During the war, the O.S.S. supplied gold bars to fund a partisan resistance group in Germany. The responsible O.S.S. officers, Fred Severing and Kevin Keogh, disagreed about whether the gold should go to a group of Bavarians or a group affiliated with the Russians. Then Keogh died and the gold disappeared. Years later, for reasons that remain murky until the novel's end, Severing, now a congressman and a probable vice presidential candidate, is back in Germany.

Chester Drum travels to Germany in search of Severing, who has displeased his party by disappearing without explanation. To find Severing, Drum needs to speak to Wilhelm Rust, a war criminal who has served his sentence, but the interview is interrupted by gunfire. The Streicher twins, entertainers who double as killers, are after Rust, as are the West German security police, Rust's son, and Keogh's daughter Patty, who wants Rust to explain how her father died. Drum, naturally, is caught in the middle.

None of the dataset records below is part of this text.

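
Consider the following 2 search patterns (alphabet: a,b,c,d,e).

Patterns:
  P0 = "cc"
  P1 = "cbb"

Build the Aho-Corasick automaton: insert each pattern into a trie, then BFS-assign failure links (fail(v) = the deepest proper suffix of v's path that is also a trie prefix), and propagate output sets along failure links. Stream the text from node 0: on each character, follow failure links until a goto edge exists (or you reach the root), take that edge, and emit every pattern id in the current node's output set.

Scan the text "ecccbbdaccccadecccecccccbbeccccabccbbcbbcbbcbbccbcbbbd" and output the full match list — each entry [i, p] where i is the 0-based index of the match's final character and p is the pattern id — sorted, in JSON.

Construct AC machine:
Trie (insert patterns):
  0='ε' goto c→1
  1='c' goto b→3 c→2
  2='cc' goto ·  [P0 ends]
  3='cb' goto b→4
  4='cbb' goto ·  [P1 ends]

BFS fail/out derivation:
  n1('c'): parent n0 fail=0; on 'c' 0 → fail=0;  out ∅∪∅=∅
  n2('cc'): parent n1 fail=0; on 'c' 0 → fail=1;  out {0}∪∅={0}
  n3('cb'): parent n1 fail=0; on 'b' 0 → fail=0;  out ∅∪∅=∅
  n4('cbb'): parent n3 fail=0; on 'b' 0 → fail=0;  out {1}∪∅={1}

Text stream:
i=0 'e': node 0→0
i=1 'c': node 0→1
i=2 'c': node 1→2  → match P0@[1:2]
i=3 'c': node 2→2 ·f  → match P0@[2:3]
i=4 'b': node 2→3 ·f
i=5 'b': node 3→4  → match P1@[3:5]
i=6 'd': node 4→0 ·f
i=7 'a': node 0→0
i=8 'c': node 0→1
i=9 'c': node 1→2  → match P0@[8:9]
i=10 'c': node 2→2 ·f  → match P0@[9:10]
i=11 'c': node 2→2 ·f  → match P0@[10:11]
i=12 'a': node 2→0 ·f
i=13 'd': node 0→0
i=14 'e': node 0→0
i=15 'c': node 0→1
i=16 'c': node 1→2  → match P0@[15:16]
i=17 'c': node 2→2 ·f  → match P0@[16:17]
i=18 'e': node 2→0 ·f
i=19 'c': node 0→1
i=20 'c': node 1→2  → match P0@[19:20]
i=21 'c': node 2→2 ·f  → match P0@[20:21]
i=22 'c': node 2→2 ·f  → match P0@[21:22]
i=23 'c': node 2→2 ·f  → match P0@[22:23]
i=24 'b': node 2→3 ·f
i=25 'b': node 3→4  → match P1@[23:25]
i=26 'e': node 4→0 ·f
i=27 'c': node 0→1
i=28 'c': node 1→2  → match P0@[27:28]
i=29 'c': node 2→2 ·f  → match P0@[28:29]
i=30 'c': node 2→2 ·f  → match P0@[29:30]
i=31 'a': node 2→0 ·f
i=32 'b': node 0→0
i=33 'c': node 0→1
i=34 'c': node 1→2  → match P0@[33:34]
i=35 'b': node 2→3 ·f
i=36 'b': node 3→4  → match P1@[34:36]
i=37 'c': node 4→1 ·f
i=38 'b': node 1→3
i=39 'b': node 3→4  → match P1@[37:39]
i=40 'c': node 4→1 ·f
i=41 'b': node 1→3
i=42 'b': node 3→4  → match P1@[40:42]
i=43 'c': node 4→1 ·f
i=44 'b': node 1→3
i=45 'b': node 3→4  → match P1@[43:45]
i=46 'c': node 4→1 ·f
i=47 'c': node 1→2  → match P0@[46:47]
i=48 'b': node 2→3 ·f
i=49 'c': node 3→1 ·f
i=50 'b': node 1→3
i=51 'b': node 3→4  → match P1@[49:51]
i=52 'b': node 4→0 ·f
i=53 'd': node 0→0

All matches (sorted): [[2,0],[3,0],[5,1],[9,0],[10,0],[11,0],[16,0],[17,0],[20,0],[21,0],[22,0],[23,0],[25,1],[28,0],[29,0],[30,0],[34,0],[36,1],[39,1],[42,1],[45,1],[47,0],[51,1]]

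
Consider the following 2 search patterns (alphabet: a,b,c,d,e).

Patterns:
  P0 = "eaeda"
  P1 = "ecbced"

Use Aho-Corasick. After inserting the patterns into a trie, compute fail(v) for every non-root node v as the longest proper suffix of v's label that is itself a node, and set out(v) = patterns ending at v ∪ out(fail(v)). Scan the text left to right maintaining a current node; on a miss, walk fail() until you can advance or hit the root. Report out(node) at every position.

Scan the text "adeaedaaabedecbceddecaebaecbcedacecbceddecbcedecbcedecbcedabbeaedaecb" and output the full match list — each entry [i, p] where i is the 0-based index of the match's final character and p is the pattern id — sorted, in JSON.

Build:
Trie (insert patterns):
  0='ε' goto e→1
  1='e' goto a→2 c→6
  2='ea' goto e→3
  3='eae' goto d→4
  4='eaed' goto a→5
  5='eaeda' goto ·  ←P0
  6='ec' goto b→7
  7='ecb' goto c→8
  8='ecbc' goto e→9
  9='ecbce' goto d→10
  10='ecbced' goto ·  ←P1

Failure links (BFS by depth):
  fail(1) 'e': from fail(0)=0 chase 'e': 0 ⇒ 0;  out=∅∪out(0)=∅
  fail(2) 'ea': from fail(1)=0 chase 'a': 0 ⇒ 0;  out=∅∪out(0)=∅
  fail(6) 'ec': from fail(1)=0 chase 'c': 0 ⇒ 0;  out=∅∪out(0)=∅
  fail(3) 'eae': from fail(2)=0 chase 'e': 0 ⇒ 1;  out=∅∪out(1)=∅
  fail(7) 'ecb': from fail(6)=0 chase 'b': 0 ⇒ 0;  out=∅∪out(0)=∅
  fail(4) 'eaed': from fail(3)=1 chase 'd': 1→0 ⇒ 0;  out=∅∪out(0)=∅
  fail(8) 'ecbc': from fail(7)=0 chase 'c': 0 ⇒ 0;  out=∅∪out(0)=∅
  fail(5) 'eaeda': from fail(4)=0 chase 'a': 0 ⇒ 0;  out={0}∪out(0)={0}
  fail(9) 'ecbce': from fail(8)=0 chase 'e': 0 ⇒ 1;  out=∅∪out(1)=∅
  fail(10) 'ecbced': from fail(9)=1 chase 'd': 1→0 ⇒ 0;  out={1}∪out(0)={1}

Run:
pos 0 'a': at 0
pos 1 'd': at 0
pos 2 'e': at 1
pos 3 'a': at 2
pos 4 'e': at 3
pos 5 'd': at 4
pos 6 'a': at 5  ** P0@[2:6]
pos 7 'a': at 0 ·f
pos 8 'a': at 0
pos 9 'b': at 0
pos 10 'e': at 1
pos 11 'd': at 0 ·f
pos 12 'e': at 1
pos 13 'c': at 6
pos 14 'b': at 7
pos 15 'c': at 8
pos 16 'e': at 9
pos 17 'd': at 10  ** P1@[12:17]
pos 18 'd': at 0 ·f
pos 19 'e': at 1
pos 20 'c': at 6
pos 21 'a': at 0 ·f
pos 22 'e': at 1
pos 23 'b': at 0 ·f
pos 24 'a': at 0
pos 25 'e': at 1
pos 26 'c': at 6
pos 27 'b': at 7
pos 28 'c': at 8
pos 29 'e': at 9
pos 30 'd': at 10  ** P1@[25:30]
pos 31 'a': at 0 ·f
pos 32 'c': at 0
pos 33 'e': at 1
pos 34 'c': at 6
pos 35 'b': at 7
pos 36 'c': at 8
pos 37 'e': at 9
pos 38 'd': at 10  ** P1@[33:38]
pos 39 'd': at 0 ·f
pos 40 'e': at 1
pos 41 'c': at 6
pos 42 'b': at 7
pos 43 'c': at 8
pos 44 'e': at 9
pos 45 'd': at 10  ** P1@[40:45]
pos 46 'e': at 1 ·f
pos 47 'c': at 6
pos 48 'b': at 7
pos 49 'c': at 8
pos 50 'e': at 9
pos 51 'd': at 10  ** P1@[46:51]
pos 52 'e': at 1 ·f
pos 53 'c': at 6
pos 54 'b': at 7
pos 55 'c': at 8
pos 56 'e': at 9
pos 57 'd': at 10  ** P1@[52:57]
pos 58 'a': at 0 ·f
pos 59 'b': at 0
pos 60 'b': at 0
pos 61 'e': at 1
pos 62 'a': at 2
pos 63 'e': at 3
pos 64 'd': at 4
pos 65 'a': at 5  ** P0@[61:65]
pos 66 'e': at 1 ·f
pos 67 'c': at 6
pos 68 'b': at 7

All matches (sorted): [[6,0],[17,1],[30,1],[38,1],[45,1],[51,1],[57,1],[65,0]]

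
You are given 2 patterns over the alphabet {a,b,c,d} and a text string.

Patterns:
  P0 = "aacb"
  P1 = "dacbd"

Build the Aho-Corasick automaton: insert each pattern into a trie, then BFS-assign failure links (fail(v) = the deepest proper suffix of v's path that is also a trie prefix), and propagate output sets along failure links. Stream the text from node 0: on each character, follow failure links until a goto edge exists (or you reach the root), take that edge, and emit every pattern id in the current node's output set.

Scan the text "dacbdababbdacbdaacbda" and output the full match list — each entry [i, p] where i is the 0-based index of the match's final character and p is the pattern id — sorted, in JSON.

Build automaton:
Trie (insert patterns):
  0='ε' goto a→1 d→5
  1='a' goto a→2
  2='aa' goto c→3
  3='aac' goto b→4
  4='aacb' goto ·  ←P0
  5='d' goto a→6
  6='da' goto c→7
  7='dac' goto b→8
  8='dacb' goto d→9
  9='dacbd' goto ·  ←P1

BFS fail/out derivation:
  fail(1) 'a': from fail(0)=0 chase 'a': 0 ⇒ 0;  out=∅∪out(0)=∅
  fail(5) 'd': from fail(0)=0 chase 'd': 0 ⇒ 0;  out=∅∪out(0)=∅
  fail(2) 'aa': from fail(1)=0 chase 'a': 0 ⇒ 1;  out=∅∪out(1)=∅
  fail(6) 'da': from fail(5)=0 chase 'a': 0 ⇒ 1;  out=∅∪out(1)=∅
  fail(3) 'aac': from fail(2)=1 chase 'c': 1→0 ⇒ 0;  out=∅∪out(0)=∅
  fail(7) 'dac': from fail(6)=1 chase 'c': 1→0 ⇒ 0;  out=∅∪out(0)=∅
  fail(4) 'aacb': from fail(3)=0 chase 'b': 0 ⇒ 0;  out={0}∪out(0)={0}
  fail(8) 'dacb': from fail(7)=0 chase 'b': 0 ⇒ 0;  out=∅∪out(0)=∅
  fail(9) 'dacbd': from fail(8)=0 chase 'd': 0 ⇒ 5;  out={1}∪out(5)={1}

Scan:
i=0 'd': node 0→5
i=1 'a': node 5→6
i=2 'c': node 6→7
i=3 'b': node 7→8
i=4 'd': node 8→9  emit P1@[0:4]
i=5 'a': node 9→6 (fail-walked)
i=6 'b': node 6→0 (fail-walked)
i=7 'a': node 0→1
i=8 'b': node 1→0 (fail-walked)
i=9 'b': node 0→0
i=10 'd': node 0→5
i=11 'a': node 5→6
i=12 'c': node 6→7
i=13 'b': node 7→8
i=14 'd': node 8→9  emit P1@[10:14]
i=15 'a': node 9→6 (fail-walked)
i=16 'a': node 6→2 (fail-walked)
i=17 'c': node 2→3
i=18 'b': node 3→4  emit P0@[15:18]
i=19 'd': node 4→5 (fail-walked)
i=20 'a': node 5→6

Matches: [[4,1],[14,1],[18,0]]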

Drum is the kind of private detective who dominated noir fiction in the 1940s and 1950s. He's bright, tough, and cranky. He oozes integrity. You have to wonder how any of these guys made a living. They were always working for free, doing what needed to be done because it was the right thing to do, disdainfully ripping up checks from clients who tried to fire them.

Drum's biggest problem is that "the right thing to do" isn't always clear. He wants to be on the side of the angels, but someone stole the gold and someone is willing to murder to recover it. Is Severing an angel, a devil, or a pawn?

The set-up is interesting and credible. Marlowe's capable prose moves the story forward at a steady pace, leading to an extended action scene that (unlike many modern thrillers) is also credible. The conclusion is pure noir and quite satisfying.